J’en viens à l’amendement n° 46 rectifié bis, qui vise à supprimer les dispositions tendant à faire passer de deux ans à trois ans la peine de prison encourue pour pratiques commerciales trompeuses ou agressives ayant débouché sur la conclusion d’un contrat. Il tend également à supprimer l’alourdissement des sanctions dans le cas où ces pratiques seraient commises en bande organisée.
Il me semble utile de nous assurer que les sanctions sont réellement dissuasives pour lutter contre les pratiques trompeuses.
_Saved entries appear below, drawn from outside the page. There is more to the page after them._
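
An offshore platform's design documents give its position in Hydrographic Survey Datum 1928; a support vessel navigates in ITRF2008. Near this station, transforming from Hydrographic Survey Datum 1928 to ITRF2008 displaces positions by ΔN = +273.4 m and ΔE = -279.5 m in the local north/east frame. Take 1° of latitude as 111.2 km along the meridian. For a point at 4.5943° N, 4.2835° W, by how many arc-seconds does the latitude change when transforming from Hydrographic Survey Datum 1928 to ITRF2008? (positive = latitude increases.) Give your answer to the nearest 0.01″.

1° of latitude = 111.2 km, so Δφ = 273.4 / 111200 = 0.0024586° = 8.851″.

Δφ = 8.85″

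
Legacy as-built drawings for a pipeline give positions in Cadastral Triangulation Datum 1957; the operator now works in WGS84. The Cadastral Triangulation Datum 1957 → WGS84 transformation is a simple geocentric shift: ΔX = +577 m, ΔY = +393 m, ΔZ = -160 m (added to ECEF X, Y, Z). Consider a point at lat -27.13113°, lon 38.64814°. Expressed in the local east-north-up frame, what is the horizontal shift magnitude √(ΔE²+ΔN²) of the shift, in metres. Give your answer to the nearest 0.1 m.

The local east axis at (φ, λ) is (−sin λ, cos λ, 0), so ΔE = −sin(38.64814°)·577 + cos(38.64814°)·393 = -53.43 m.
The local north axis is (−sin φ cos λ, −sin φ sin λ, cos φ), giving ΔN = 205.502 + 111.929 − 142.394 = 175.04 m.
Horizontal magnitude = √(ΔE² + ΔN²) = √((-53.43)² + 175.04²) = 183.01 m.

183.0 m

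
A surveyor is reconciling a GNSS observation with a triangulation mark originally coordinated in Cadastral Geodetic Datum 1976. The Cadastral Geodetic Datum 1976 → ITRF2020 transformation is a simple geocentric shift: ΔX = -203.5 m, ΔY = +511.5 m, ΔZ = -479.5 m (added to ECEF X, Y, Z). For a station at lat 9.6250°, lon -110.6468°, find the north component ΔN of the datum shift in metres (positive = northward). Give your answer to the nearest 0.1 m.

ΔN = -404.7 m

The local north axis is (−sin φ cos λ, −sin φ sin λ, cos φ), giving ΔN = -11.997 + 80.029 − 472.750 = -404.72 m.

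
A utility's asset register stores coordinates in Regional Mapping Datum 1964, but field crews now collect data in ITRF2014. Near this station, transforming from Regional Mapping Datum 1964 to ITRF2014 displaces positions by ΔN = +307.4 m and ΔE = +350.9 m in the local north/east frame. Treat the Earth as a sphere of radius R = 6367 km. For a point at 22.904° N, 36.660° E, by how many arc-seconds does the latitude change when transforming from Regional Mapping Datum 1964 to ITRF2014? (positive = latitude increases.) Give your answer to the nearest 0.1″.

On a sphere of radius R, 1 rad of latitude = R, so Δφ = ΔN / R = 307.4 / 6367000 = 4.8280e-05 rad = 9.959″.

Δφ = 10.0″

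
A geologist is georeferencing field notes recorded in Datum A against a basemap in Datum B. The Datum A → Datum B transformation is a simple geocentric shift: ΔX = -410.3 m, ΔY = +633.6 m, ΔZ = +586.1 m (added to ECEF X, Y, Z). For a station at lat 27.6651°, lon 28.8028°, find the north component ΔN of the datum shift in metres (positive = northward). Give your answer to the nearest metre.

ΔN = 544 m

The local north axis is (−sin φ cos λ, −sin φ sin λ, cos φ), giving ΔN = 166.935 − 141.736 + 519.095 = 544.29 m.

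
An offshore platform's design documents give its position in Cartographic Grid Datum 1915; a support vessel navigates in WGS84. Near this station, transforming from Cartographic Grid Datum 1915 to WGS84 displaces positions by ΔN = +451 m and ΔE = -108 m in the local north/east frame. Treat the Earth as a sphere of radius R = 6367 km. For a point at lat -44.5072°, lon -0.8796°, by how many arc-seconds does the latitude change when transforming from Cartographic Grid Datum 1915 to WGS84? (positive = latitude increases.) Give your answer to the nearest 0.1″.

On a sphere of radius R, 1 rad of latitude = R, so Δφ = ΔN / R = 451.0 / 6367000 = 7.0834e-05 rad = 14.611″.

Δφ = 14.6″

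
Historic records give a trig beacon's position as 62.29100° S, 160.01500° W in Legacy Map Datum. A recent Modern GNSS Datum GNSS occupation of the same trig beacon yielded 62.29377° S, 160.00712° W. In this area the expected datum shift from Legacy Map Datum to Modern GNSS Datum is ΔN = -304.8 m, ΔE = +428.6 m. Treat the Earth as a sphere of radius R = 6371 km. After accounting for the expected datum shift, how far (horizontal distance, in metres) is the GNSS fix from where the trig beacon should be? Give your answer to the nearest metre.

Observed coordinate differences: Δφ = -0.00277°, Δλ = +0.00788°.
Converting to metres (1° lat = 111195 m, cos φ = 0.464981): observed ΔN = -308.0 m, observed ΔE = 407.4 m.
Subtracting the expected shift leaves a residual of -308.0 − (-304.8) = -3.2 m north and 407.4 − (428.6) = -21.2 m east.
Residual distance = √((-3.2)² + (-21.2)²) = 21.4 m.

21 m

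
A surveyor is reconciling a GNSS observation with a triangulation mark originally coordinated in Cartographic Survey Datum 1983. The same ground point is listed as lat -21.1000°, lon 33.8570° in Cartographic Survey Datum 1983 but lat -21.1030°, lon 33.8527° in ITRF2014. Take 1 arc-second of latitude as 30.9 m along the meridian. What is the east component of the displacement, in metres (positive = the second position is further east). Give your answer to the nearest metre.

ΔE = -446 m

Δφ = -21.1030° − -21.1000° = -0.0030°; Δλ = 33.8527° − 33.8570° = -0.0043°.
1° of latitude = 3600 × 30.90 = 111240 m.
ΔN = Δφ × 111240 = -333.7 m; ΔE = Δλ × 111240 × cos(-21.1000°) = -0.0043 × 111240 × 0.932954 = -446.3 m.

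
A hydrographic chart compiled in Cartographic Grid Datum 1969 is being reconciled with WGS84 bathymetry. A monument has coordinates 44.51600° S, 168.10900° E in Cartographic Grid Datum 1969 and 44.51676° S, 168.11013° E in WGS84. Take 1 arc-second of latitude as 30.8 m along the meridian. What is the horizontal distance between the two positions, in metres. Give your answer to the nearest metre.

Δφ = -44.51676° − -44.51600° = -0.00076°; Δλ = 168.11013° − 168.10900° = +0.00113°.
1° of latitude = 3600 × 30.80 = 110880 m.
ΔN = Δφ × 110880 = -84.3 m; ΔE = Δλ × 110880 × cos(-44.51600°) = +0.00113 × 110880 × 0.713055 = 89.3 m.
Distance = √(ΔE² + ΔN²) = √(89.3² + (-84.3)²) = 122.8 m.

123 m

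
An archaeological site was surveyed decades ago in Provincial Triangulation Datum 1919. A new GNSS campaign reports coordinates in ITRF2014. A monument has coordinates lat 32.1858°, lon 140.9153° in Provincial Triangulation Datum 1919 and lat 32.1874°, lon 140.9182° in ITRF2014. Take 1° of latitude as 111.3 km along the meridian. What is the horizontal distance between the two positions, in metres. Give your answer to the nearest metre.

326 m

Δφ = 32.1874° − 32.1858° = +0.0016°; Δλ = 140.9182° − 140.9153° = +0.0029°.
ΔN = Δφ × 111300 = 178.1 m; ΔE = Δλ × 111300 × cos(32.1858°) = +0.0029 × 111300 × 0.846325 = 273.2 m.
Distance = √(ΔE² + ΔN²) = √(273.2² + 178.1²) = 326.1 m.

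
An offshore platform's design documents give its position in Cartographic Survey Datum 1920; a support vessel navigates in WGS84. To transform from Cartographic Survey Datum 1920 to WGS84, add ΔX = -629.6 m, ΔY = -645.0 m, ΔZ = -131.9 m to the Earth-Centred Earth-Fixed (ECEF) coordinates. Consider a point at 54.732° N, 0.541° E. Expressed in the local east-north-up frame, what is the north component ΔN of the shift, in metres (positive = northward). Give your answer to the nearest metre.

At φ = 54.732°, λ = 0.541°: sin φ = 0.816460, cos φ = 0.577402, sin λ = 0.009442, cos λ = 0.999955.
ΔN = −sin φ cos λ·ΔX − sin φ sin λ·ΔY + cos φ·ΔZ = −(0.816460)(0.999955)(-629.6) − (0.816460)(0.009442)(-645.0) + (0.577402)(-131.9) = 442.83 m.

ΔN = 443 m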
Ces dernières, ne l’oublions pas, ont un impact important à la fois sur la santé, sur l’environnement et, bien entendu, sur le pouvoir d’achat des consommateurs puisqu’elles les conduisent à engager des dépenses qu’ils n’auraient pas faites si on ne les avait pas trompés.
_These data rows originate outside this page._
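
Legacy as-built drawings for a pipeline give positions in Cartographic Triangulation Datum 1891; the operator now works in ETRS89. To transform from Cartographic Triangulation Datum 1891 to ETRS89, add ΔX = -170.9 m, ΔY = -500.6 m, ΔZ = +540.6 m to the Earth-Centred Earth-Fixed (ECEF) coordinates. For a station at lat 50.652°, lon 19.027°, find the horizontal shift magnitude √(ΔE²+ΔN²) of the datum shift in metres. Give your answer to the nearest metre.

At φ = 50.652°, λ = 19.027°: sin φ = 0.773309, cos φ = 0.634029, sin λ = 0.326014, cos λ = 0.945365.
ΔE = −sin λ·ΔX + cos λ·ΔY = −(0.326014)·(-170.9) + (0.945365)·(-500.6) = -417.53 m.
ΔN = −sin φ cos λ·ΔX − sin φ sin λ·ΔY + cos φ·ΔZ = −(0.773309)(0.945365)(-170.9) − (0.773309)(0.326014)(-500.6) + (0.634029)(540.6) = 593.90 m.
Horizontal magnitude = √(ΔE² + ΔN²) = √((-417.53)² + 593.90²) = 725.98 m.

726 m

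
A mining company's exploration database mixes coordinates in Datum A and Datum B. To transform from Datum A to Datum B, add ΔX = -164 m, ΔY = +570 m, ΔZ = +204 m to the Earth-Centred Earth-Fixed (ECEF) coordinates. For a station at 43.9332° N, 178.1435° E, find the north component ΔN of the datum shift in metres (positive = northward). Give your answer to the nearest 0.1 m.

The local north axis is (−sin φ cos λ, −sin φ sin λ, cos φ), giving ΔN = -113.727 − 12.812 + 146.910 = 20.37 m.

ΔN = 20.4 m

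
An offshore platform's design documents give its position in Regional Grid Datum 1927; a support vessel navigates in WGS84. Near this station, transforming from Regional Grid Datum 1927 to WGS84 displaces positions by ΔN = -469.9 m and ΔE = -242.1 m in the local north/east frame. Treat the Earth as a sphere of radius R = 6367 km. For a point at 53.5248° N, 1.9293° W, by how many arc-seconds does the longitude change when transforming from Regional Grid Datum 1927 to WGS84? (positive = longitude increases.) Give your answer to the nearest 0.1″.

Δλ = -13.2″

At latitude 53.5248°, cos φ = 0.594475.
One radian of longitude at latitude φ spans R cos φ, so Δλ = ΔE / (R cos φ) = -242.1 / (6367000 × 0.594475) = -6.3963e-05 rad = -13.193″.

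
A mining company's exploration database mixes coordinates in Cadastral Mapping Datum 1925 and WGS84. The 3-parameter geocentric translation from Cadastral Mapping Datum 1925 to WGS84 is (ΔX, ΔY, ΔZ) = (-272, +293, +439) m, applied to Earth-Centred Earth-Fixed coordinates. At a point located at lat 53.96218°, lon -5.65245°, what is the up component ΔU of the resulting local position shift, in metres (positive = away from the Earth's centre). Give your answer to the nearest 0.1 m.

At φ = 53.96218°, λ = -5.65245°: sin φ = 0.808629, cos φ = 0.588319, sin λ = -0.098494, cos λ = 0.995138.
ΔU = cos φ cos λ·ΔX + cos φ sin λ·ΔY + sin φ·ΔZ = (0.588319)(0.995138)(-272) + (0.588319)(-0.098494)(293) + (0.808629)(439) = 178.77 m.

ΔU = 178.8 m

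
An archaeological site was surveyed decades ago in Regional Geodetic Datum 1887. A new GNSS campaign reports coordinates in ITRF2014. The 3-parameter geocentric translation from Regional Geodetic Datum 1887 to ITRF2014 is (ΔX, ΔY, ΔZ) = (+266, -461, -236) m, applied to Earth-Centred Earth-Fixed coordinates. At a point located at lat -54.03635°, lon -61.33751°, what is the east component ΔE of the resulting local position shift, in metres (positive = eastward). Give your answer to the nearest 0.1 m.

ΔE = 12.3 m

At φ = -54.03635°, λ = -61.33751°: sin φ = -0.809390, cos φ = 0.587272, sin λ = -0.877460, cos λ = 0.479649.
ΔE = −sin λ·ΔX + cos λ·ΔY = −(-0.877460)·(266) + (0.479649)·(-461) = 12.29 m.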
Mme la ministre nous donnera peut-être des chiffres sur le montant de ces dommages. Pour ma part, je souhaite vous indiquer quelques points qui me conduisent à penser que cet article 9 est au contraire utile et bienvenu. Nous avons échangé sur ce sujet avec la direction générale de la concurrence, de la consommation et de la répression des fraudes (DGCCRF), qui m’a indiqué que, dans les faits, la peine de deux ans de prison aujourd’hui prévue était trop peu dissuasive. Il s’agit d’un délit pénal, et le sujet est celui des peines d’emprisonnement, plus que des amendes.
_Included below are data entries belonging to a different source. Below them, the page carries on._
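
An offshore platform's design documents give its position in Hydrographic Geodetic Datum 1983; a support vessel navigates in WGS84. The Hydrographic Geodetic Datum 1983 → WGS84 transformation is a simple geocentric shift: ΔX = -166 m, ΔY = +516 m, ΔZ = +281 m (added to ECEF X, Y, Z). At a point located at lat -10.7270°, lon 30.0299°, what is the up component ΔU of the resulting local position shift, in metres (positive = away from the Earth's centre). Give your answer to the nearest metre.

At φ = -10.7270°, λ = 30.0299°: sin φ = -0.186130, cos φ = 0.982525, sin λ = 0.500452, cos λ = 0.865764.
ΔU = cos φ cos λ·ΔX + cos φ sin λ·ΔY + sin φ·ΔZ = (0.982525)(0.865764)(-166) + (0.982525)(0.500452)(516) + (-0.186130)(281) = 60.21 m.

ΔU = 60 m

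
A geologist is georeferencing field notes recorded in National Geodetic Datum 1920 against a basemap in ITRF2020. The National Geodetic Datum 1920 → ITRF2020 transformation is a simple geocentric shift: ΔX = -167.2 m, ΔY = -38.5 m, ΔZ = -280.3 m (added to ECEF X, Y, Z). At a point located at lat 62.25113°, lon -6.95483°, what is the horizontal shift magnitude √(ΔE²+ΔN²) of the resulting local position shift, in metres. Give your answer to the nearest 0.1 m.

The local east axis at (φ, λ) is (−sin λ, cos λ, 0), so ΔE = −sin(-6.95483°)·(-167.2) + cos(-6.95483°)·(-38.5) = -58.46 m.
The local north axis is (−sin φ cos λ, −sin φ sin λ, cos φ), giving ΔN = 146.883 − 4.126 − 130.507 = 12.25 m.
Horizontal magnitude = √(ΔE² + ΔN²) = √((-58.46)² + 12.25²) = 59.73 m.

59.7 m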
Notre régime actuel est en effet ambigu. Sur le papier, la peine est plus lourde – trois ans de prison – pour un vol d’objet dans un magasin que pour une pratique trompeuse mise en œuvre par une multinationale, qui lèse des millions de consommateurs. C’est un vrai problème, car cela revient à traiter ces pratiques dommageables comme celles des dossiers sans grande importance.
Surtout, je souhaite que la circonstance de bande organisée ne permette pas d’octroyer de nouveaux pouvoirs à la DGCCRF. Contrairement à ce que les acteurs du démarchage à domicile craignent, cette direction fera son enquête. Comme avant, elle transmettra les éléments au procureur, qui choisira ensuite, ou non, de placer une personne en garde à vue ou de déclencher des poursuites.
À tout moment, si le juge considère qu’il ne s’agit pas d’une bande organisée, la qualification tombe. Cet article 9 tend donc à élargir non pas les pouvoirs de la DGCCRF, mais ceux de l’autorité judiciaire.
Je me permets de signaler également que cet article vise à alourdir les peines de prison uniquement pour les cas où il y a eu conclusion d’un contrat. Cela ne concernera donc pas toutes les pratiques, mais uniquement les plus préjudiciables aux consommateurs – nous voyons tous très bien à quel type de pratiques je fais allusion.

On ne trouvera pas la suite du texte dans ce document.